Toyota's new CEO, Koji Sato, believes hydrogen is the way forward when it comes to carbon neutrality. While virtually every other automaker on the planet is focusing solely on battery electric vehicles, Sato reckons hydrogen will be the backbone of the Japanese marque's future.
Speaking at an endurance race on March 18, Sato gave an outline of what he aims to do when he takes over as Toyota CEO in 2 weeks time. He mentioned the importance of exploring non-BEV solutions (via Automotive News):
"We want to ensure that hydrogen stays a viable option. We need a production and transport supply chain. Unless we see evolution there, we cannot expect a volume increase in the energy's use."

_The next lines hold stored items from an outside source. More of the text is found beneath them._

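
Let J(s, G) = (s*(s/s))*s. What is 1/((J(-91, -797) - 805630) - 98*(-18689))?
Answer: 1/1034173 ≈ 9.6696e-7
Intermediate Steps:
J(s, G) = s² (J(s, G) = (s*1)*s = s*s = s²)
1/((J(-91, -797) - 805630) - 98*(-18689)) = 1/(((-91)² - 805630) - 98*(-18689)) = 1/((8281 - 805630) + 1831522) = 1/(-797349 + 1831522) = 1/1034173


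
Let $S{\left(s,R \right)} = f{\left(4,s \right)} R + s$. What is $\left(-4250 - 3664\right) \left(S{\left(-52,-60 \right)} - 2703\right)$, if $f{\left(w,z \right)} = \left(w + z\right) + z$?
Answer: $-25680930$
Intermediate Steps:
$f{\left(w,z \right)} = w + 2 z$
$S{\left(s,R \right)} = s + R \left(4 + 2 s\right)$ ($S{\left(s,R \right)} = \left(4 + 2 s\right) R + s = R \left(4 + 2 s\right) + s = s + R \left(4 + 2 s\right)$)
$\left(-4250 - 3664\right) \left(S{\left(-52,-60 \right)} - 2703\right) = \left(-4250 - 3664\right) \left(\left(-52 + 2 \left(-60\right) \left(2 - 52\right)\right) - 2703\right) = \left(-4250 - 3664\right) \left(\left(-52 + 2 \left(-60\right) \left(-50\right)\right) - 2703\right) = - 7914 \left(\left(-52 + 6000\right) - 2703\right) = - 7914 \left(5948 - 2703\right) = \left(-7914\right) 3245 = -25680930$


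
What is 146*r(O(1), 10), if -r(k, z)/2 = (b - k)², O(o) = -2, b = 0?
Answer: -1168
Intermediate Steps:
r(k, z) = -2*k² (r(k, z) = -2*(0 - k)² = -2*k²)
146*r(O(1), 10) = 146*(-2*(-2)²) = 146*(-2*4) = 146*(-8) = -1168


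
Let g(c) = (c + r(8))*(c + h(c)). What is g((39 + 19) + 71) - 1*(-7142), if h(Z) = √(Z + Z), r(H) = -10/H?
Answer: 94487/4 + 511*√258/4 ≈ 25674.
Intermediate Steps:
h(Z) = √2*√Z (h(Z) = √(2*Z) = √2*√Z)
g(c) = (-5/4 + c)*(c + √2*√c) (g(c) = (c - 10/8)*(c + √2*√c) = (c - 10*⅛)*(c + √2*√c) = (c - 5/4)*(c + √2*√c) = (-5/4 + c)*(c + √2*√c))
g((39 + 19) + 71) - 1*(-7142) = (((39 + 19) + 71)² - 5*((39 + 19) + 71)/4 + √2*((39 + 19) + 71)^(3/2) - 5*√2*√((39 + 19) + 71)/4) - 1*(-7142) = ((58 + 71)² - 5*(58 + 71)/4 + √2*(58 + 71)^(3/2) - 5*√2*√(58 + 71)/4) + 7142 = (129² - 5/4*129 + √2*129^(3/2) - 5*√2*√129/4) + 7142 = (16641 - 645/4 + √2*(129*√129) - 5*√258/4) + 7142 = (16641 - 645/4 + 129*√258 - 5*√258/4) + 7142 = (65919/4 + 511*√258/4) + 7142 = 94487/4 + 511*√258/4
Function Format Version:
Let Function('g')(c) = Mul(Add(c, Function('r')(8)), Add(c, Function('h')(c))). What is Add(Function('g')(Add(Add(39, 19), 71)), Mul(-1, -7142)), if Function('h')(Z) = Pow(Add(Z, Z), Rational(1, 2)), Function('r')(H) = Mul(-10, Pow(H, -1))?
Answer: Add(Rational(94487, 4), Mul(Rational(511, 4), Pow(258, Rational(1, 2)))) ≈ 25674.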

However, Sato is not discounting BEVs. He believes they will also play a crucial role in Toyota's future alongside hybrid and hydrogen vehicles:
"We are making full-fledged efforts on everything. It is important to remain flexible in order to tailor products and energies to different carbon neutral needs in different markets."
Toyota's sole hydrogen offering, the Mirai, has been a mixed success so far. In the US, the Mirai is exclusively sold in California as no other state has the required fuelling infrastructure. Revised for 2020, the second-gen Mirai is a sleek saloon - not a retrofitted Prius like the original model. It also now starts at $50,595 (it used to be closer to $60k) and has a range of up to 402 miles. Still, only 2,094 Mirais were sold in the US in 2022. In the UK, the Mirai starts at £53,995.
Meanwhile, Toyota only has one battery electric vehicle on sale in America, the bZ4X. The brand actually has a substantial BEV range in China, including the $27k bZ3. However, Americans have to make do with the bZ4X, a $42,000 crossover that's range and technology struggle to match rivals like the Tesla Model Y.